Un mouvement de protestation sans précédent secoue la maison d’édition Grasset, suite au licenciement de son directeur général, Olivier Nora. Un total de 115 auteurs publiés par cette maison d’édition ont décidé de quitter Grasset pour dénoncer ce qu’ils considèrent comme une atteinte inacceptable à l’indépendance éditoriale. Cette décision a été rendue publique mercredi soir, à travers une lettre commune obtenue par l’AFP.
Selon les auteurs, le licenciement d’Olivier Nora est la conséquence directe de l’influence de Vincent Bolloré, actionnaire majoritaire du groupe Vivendi, qui contrôle Grasset.
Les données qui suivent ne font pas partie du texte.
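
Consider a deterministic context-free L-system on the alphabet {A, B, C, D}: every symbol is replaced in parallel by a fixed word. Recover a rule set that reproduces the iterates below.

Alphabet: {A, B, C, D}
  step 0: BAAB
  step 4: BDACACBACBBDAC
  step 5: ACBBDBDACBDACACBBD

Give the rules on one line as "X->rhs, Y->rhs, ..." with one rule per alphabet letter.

A->B, B->AC, C->D, D->B

  step 4 ⇒ step 5: BDACACBACBBDAC ⇒ AC·B·B·D·B·D·AC·B·D·AC·AC·B·B·D
    A ↦ B
    B ↦ AC
    C ↦ D
    D ↦ B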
Les signataires de la lettre estiment que cette décision constitue une menace pour l’indépendance éditoriale de la maison d’édition et pour la liberté d’expression des auteurs. Ils considèrent que Vincent Bolloré a outrepassé ses prérogatives en prenant cette décision, qui aurait des conséquences néfastes sur la qualité et la diversité des publications de Grasset.
Les auteurs dénoncent également ce qu’ils considèrent comme un comportement autoritaire de la part de Vincent Bolloré, qui semblerait considérer Grasset comme une propriété personnelle, où il peut prendre des décisions unilatérales sans tenir compte des conséquences sur les auteurs et les lecteurs. Cette attitude est jugée inacceptable par les signataires de la lettre, qui estiment que l’indépendance éditoriale est essentielle pour maintenir la qualité et la crédibilité des publications.
La décision de quitter Grasset a été prise après de longues réflexions et délibérations, car les auteurs sont conscients des conséquences que cela pourrait avoir sur leur carrière et leur relation avec les lecteurs. Cependant, ils estiment que leur engagement en faveur de l’indépendance éditoriale et de la liberté d’expression les oblige à prendre position contre ce qu’ils considèrent comme une atteinte à ces principes fondamentaux.
La lettre commune dénonce également le manque de transparence et de communication de la part de la direction de Grasset et de Vincent Bolloré, qui n’auraient pas fourni d’explications claires sur les raisons du licenciement d’Olivier Nora. Les auteurs exigent que des mesures soient prises pour garantir l’indépendance éditoriale de Grasset et pour protéger les droits des auteurs et des lecteurs.
Enfin, les signataires de la lettre lancent un appel à l’ensemble de la communauté littéraire et éditoriale pour qu’elle se mobilise en faveur de l’indépendance éditoriale et de la liberté d’expression. Ils estiment que cette cause est essentielle pour maintenir la qualité et la diversité de la littérature et pour garantir que les auteurs puissent continuer à créer et à publier sans crainte de censure ou de pression. La décision de quitter Grasset prise par ces 115 auteurs constitue un signal fort en faveur de l’indépendance éditoriale et de la liberté d’expression, et il est probable que cette affaire aura des répercussions importantes sur le monde de l’édition et de la littérature.